Cette fois-ci encore, Léon Bloy ne trahit pas sa réputation de pamphlétaire : avec la verve qui le caractérise, voilà qu’il brûle «  les   belluaires et les porchers » à l’autel de l’ignominie universelle. Mais qu’entend donc Bloy par ces termes ? Pour lui, « Il y a deux sortes de triomphants : les Belluaires et les Porchers. Les uns sont faits pour dompter les monstres, les autres pour pâturer les bestiaux. Entre un chef de guerre conduisant ses fauves au viandis et un affronteur d’agio poussant les foules à la glandée, on ne peut trouver aucune place pour une troisième catégorie de dominateurs. L’histoire du genre humain ne dénonce pas d’autres victorieux. » p.37. Bloy se désespère ainsi de constater que « nous crevons de la nostalgie de l’Etre. L’Eglise qui devrait allaiter en nous le pressentiment de l’infini, agonise depuis trois cents ans qu’on lui a tranché ses mamelles. L’extradition de l’homme par la brute est exercée jusque dans les cieux. Il ne reste plus que la louve de l’Art qui pourrait nous reconforter, si on ne lapidait pas les derniers téméraires qui vont encore se ravitailler à ses tétines d’airain. » p.43

Dénonçant comme à son habitude la société bienséante et moutonienne qui crédite les belluaires et les porchers, Bloy se définit comme « un très humble et très ingénu vociférateur. » p.44 dont le dessein est de « dénoncer les improbes en littérature : ceux qui volent et ceux qui rampent. Car ces deux espèces menacent de tout dévorer. » p.51. Si l’époque est maussade pour la littérature, les rares qui osent encore élever leur voix contre la tyrannie des puissants de ce monde ne doivent pas se taire...

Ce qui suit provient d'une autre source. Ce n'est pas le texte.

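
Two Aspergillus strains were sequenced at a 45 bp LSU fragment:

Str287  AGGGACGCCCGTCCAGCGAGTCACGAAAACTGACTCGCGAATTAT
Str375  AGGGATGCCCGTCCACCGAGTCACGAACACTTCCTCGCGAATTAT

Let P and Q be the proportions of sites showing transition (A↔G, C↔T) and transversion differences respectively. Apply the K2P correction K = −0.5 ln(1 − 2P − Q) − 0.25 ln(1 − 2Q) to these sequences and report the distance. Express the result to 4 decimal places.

0.1205

Mismatches occur at site 6 (C→T, transition), site 16 (G→C, transversion), site 28 (A→C, transversion), site 32 (G→T, transversion), site 33 (A→C, transversion).
Of the 5 differences, 1 transition and 4 transversions over 45 sites: P = 1/45 = 0.022222, Q = 4/45 = 0.088889.
d = −0.5·ln(0.866667) − 0.25·ln(0.822222) = −0.5·(-0.143100) − 0.25·(-0.195745) = 0.1205.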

Publié pour la première fois en 1905, ce recueil de textes rédigés entre 1884 et 1900, est d’une acuité rare  : l'ouvrage est introduit par une lettre du 28 mai 1892 intitulée Le bon conseil, rédigée à l’attention du Directeur du Saint-Graal. Y exprimant tout son dédain pour l’éditeur qui sollicite sa prose, Bloy prend congé dans ces termes « Le silence, vous le savez, est mortel aux jeunes revues et je termine en avant de mes pensées en exil, dans une grande colonne de Silence. » Paris. 28 mai 1892. C’est dire si le mépris est grand.

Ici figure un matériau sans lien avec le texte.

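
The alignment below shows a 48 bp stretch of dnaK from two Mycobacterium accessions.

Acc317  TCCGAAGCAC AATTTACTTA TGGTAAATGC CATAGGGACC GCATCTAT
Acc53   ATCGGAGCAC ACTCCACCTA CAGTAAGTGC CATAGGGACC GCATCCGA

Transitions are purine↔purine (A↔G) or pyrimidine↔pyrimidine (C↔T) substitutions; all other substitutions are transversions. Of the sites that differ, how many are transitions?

Mismatches occur at site 1 (T↔A, transversion), site 2 (C↔T, transition), site 5 (A↔G, transition), site 12 (A↔C, transversion), site 14 (T↔C, transition), site 15 (T↔C, transition), site 18 (T↔C, transition), site 21 (T↔C, transition), site 22 (G↔A, transition), site 27 (A↔G, transition), site 46 (T↔C, transition), site 47 (A↔G, transition), site 48 (T↔A, transversion).
Of the 13 differences, 10 transitions and 3 transversions, so the answer is 10.

10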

Portraits au vitriol et destins d’auteurs méconnus de leur temps, Bloy assassine les uns et rend justice aux autres. Belluaires, porchers ou poètes maudits, l'auteur remet chacun à sa place : les frères Goncourt (Edmond est pour lui un vieux Dindon et l’Idole des mouches), Daudet (Le voleur de gloire), Joséphin Péladan (Le fils des anges), Flaubert, Baudelaire (« Les fleurs du mal et Les poèmes en prose paraissent à de certaines places, calcinés, comme des autels maudits que des langues d’enfer auraient pourléchés » p.167), Hugo, Molière, Jean Richepin, les décadents et bien d’autres encore sont cloués sans pitié au banc des imposteurs. Il accorde ses faveurs à Barbey d’Aurevilly (l’enfant terrible), Ernest Hello (le fou) et Verlaine (le lépreux) qu’il considère comme Le brelan d'excommuniés et excuse la folie du Comte de Lautréamont. Quant aux autres, il dégaine sa plume la plus accérée et défend ardemment l’honnêteté intellectuelle.

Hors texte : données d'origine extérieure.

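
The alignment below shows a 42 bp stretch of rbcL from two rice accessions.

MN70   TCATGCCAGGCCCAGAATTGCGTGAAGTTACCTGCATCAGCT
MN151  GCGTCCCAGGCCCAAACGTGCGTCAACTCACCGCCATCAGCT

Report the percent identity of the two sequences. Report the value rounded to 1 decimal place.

73.8%

Mismatches occur at site 1 (T↔G), site 3 (A↔G), site 5 (G↔C), site 15 (G↔A), site 17 (A↔C), site 18 (T↔G), site 24 (G↔C), site 27 (G↔C), site 29 (T↔C), site 33 (T↔G), site 34 (G↔C).
31 of the 42 sites match, so the percent identity is 31/42 × 100 = 73.8%.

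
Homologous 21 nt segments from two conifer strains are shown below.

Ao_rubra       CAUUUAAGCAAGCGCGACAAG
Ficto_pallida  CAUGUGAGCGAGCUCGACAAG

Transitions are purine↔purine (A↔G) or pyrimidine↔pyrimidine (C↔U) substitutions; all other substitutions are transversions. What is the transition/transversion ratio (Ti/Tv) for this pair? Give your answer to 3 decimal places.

Mismatches occur at site 4 (U/G, transversion), site 6 (A/G, transition), site 10 (A/G, transition), site 14 (G/U, transversion).
Of the 4 differences, 2 transitions and 2 transversions, so Ti/Tv = 2/2 = 1.000.

1.000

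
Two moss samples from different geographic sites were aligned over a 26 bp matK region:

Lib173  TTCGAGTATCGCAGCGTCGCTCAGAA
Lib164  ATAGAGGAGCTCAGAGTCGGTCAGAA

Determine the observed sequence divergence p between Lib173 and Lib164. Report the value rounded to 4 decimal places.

0.2692

Differing sites — 1:T/A; 3:C/A; 7:T/G; 9:T/G; 11:G/T; 15:C/A; 20:C/G.
There are 7 differences over 26 sites, so p = 7/26 = 0.2692.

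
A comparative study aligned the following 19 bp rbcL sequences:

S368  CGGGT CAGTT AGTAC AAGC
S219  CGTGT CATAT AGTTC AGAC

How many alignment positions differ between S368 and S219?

The sequences differ at positions 3 (G/T), 8 (G/T), 9 (T/A), 14 (A/T), 17 (A/G), 18 (G/A).
That gives 6 mismatches out of 19 aligned sites, so the Hamming distance is 6.

6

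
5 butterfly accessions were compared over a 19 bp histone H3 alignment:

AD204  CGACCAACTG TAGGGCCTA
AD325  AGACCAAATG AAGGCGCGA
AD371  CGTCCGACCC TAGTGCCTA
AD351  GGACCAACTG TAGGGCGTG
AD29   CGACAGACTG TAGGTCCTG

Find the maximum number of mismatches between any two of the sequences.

11

Pairwise Hamming distances:
  AD204 vs AD325: 6
  AD204 vs AD371: 5
  AD204 vs AD351: 3
  AD204 vs AD29: 4
  AD325 vs AD371: 11
  AD325 vs AD351: 8
  AD325 vs AD29: 9
  AD371 vs AD351: 8
  AD371 vs AD29: 7
  AD351 vs AD29: 5
The largest is 11, between AD325 and AD371.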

Les critiques sont si cinglantes que l’on n’aimerait pas avoir à se frotter au courroux du Monsieur. Car Bloy ne verse pas dans la langue de bois. Lui pratique la langue de Bloy. Et quel langage ! Si le style est soutenu (on apprend plein de vocabulaire au passage), le message est clair : à bas les imposteurs ! A la façon de Marchenoir, le héros du Désepéré, Bloy interpelle en ses lecteurs, le sens de la jugeotte. Le phrasé est toujours sophistiqué ou imagé et il peut parfois sembler dépassé... Mais quand on se prend au jeu, alors quelle délectation. Bien sûr, je ne suis pas toujours d’accord tout mais il faut l’avouer : assassiner les gens comme Bloy sait le faire, tout le monde aimerait en être capable. Pour preuve, voici un extrait que j’ai particulièrement trouvé truculent :
« Qu’un misérable  sabrenas de roman-feuilleton se pollue chaque jour, comme un mandrille, à son rez-de-chaussée, pour la joie d’un public abject, c’est son métier et il n’a pas même assez de surface pour le mépris. Mais qu’un écrivain de talent, pour augmenter son tirage, pour être lu par des femmes et par des notaires, pour obtenir de l’avancement dans l’administration de la gloire, descende son esprit jusqu’à cette ordure et contraigne sa plume à servir de cure-dents à des gavés imbéciles dont il ambitionne de torcher les plats, - c’est un genre de déloyauté qu’il faut divulguer, s’il est possible, dans des clairons et dans des buccins d’airain, car c’est l’Eternelle Beauté qui se galvaude en ces gémonies. » p.52
A noter que le niveau se maintient dans tous les textes. Le mépris que Bloy porte par exemple à Alphonse Daudet, aux frères Goncourt ou à Paul Bourget, est sans bornes (notons au passage que Bloy respecte Huymans, éminent représentant du mouvement fin de siècle, dont la reconversion littéraire du naturalisme au roman religieux a été salvateur). Et à lire ce recueil, on n’est pas en reste : les métaphores, comparaisons, effets de style, etc. sont si parfaitement maîtrisés qu’on peut parfois avoir l’impression de lire de la rhétorique. A la longue, ça peut épuiser certains lecteurs mais qu’on aime ou pas, ces textes ont ceci d’intéressants qu’ils présentent UNE réalité de l'époque. Le texte que je préfère est : Le massacre des innocents qui revient sur le placement dans toutes les bibliothèques scolaires et la distribution gratuite à tous les instituteurs et institutrices du Manuel d’instruction sur ordonnance du Conseil municipal de Paris. Ce qu’on y apprend est très intéressant et l’on finit quand même par se demander si en un siècle, les choses ont beaucoup évolué. Pour conclure ce billet, ce que je retire du message de Bloy, c’est qu’en tant que lecteur, c’est nous qui décidons de faire ou non, la notoriété d’un écrivain. Alors lire oui, mais pas n’importe quoi... Bon public que je suis, je devrais tirer profit de cet enseignement !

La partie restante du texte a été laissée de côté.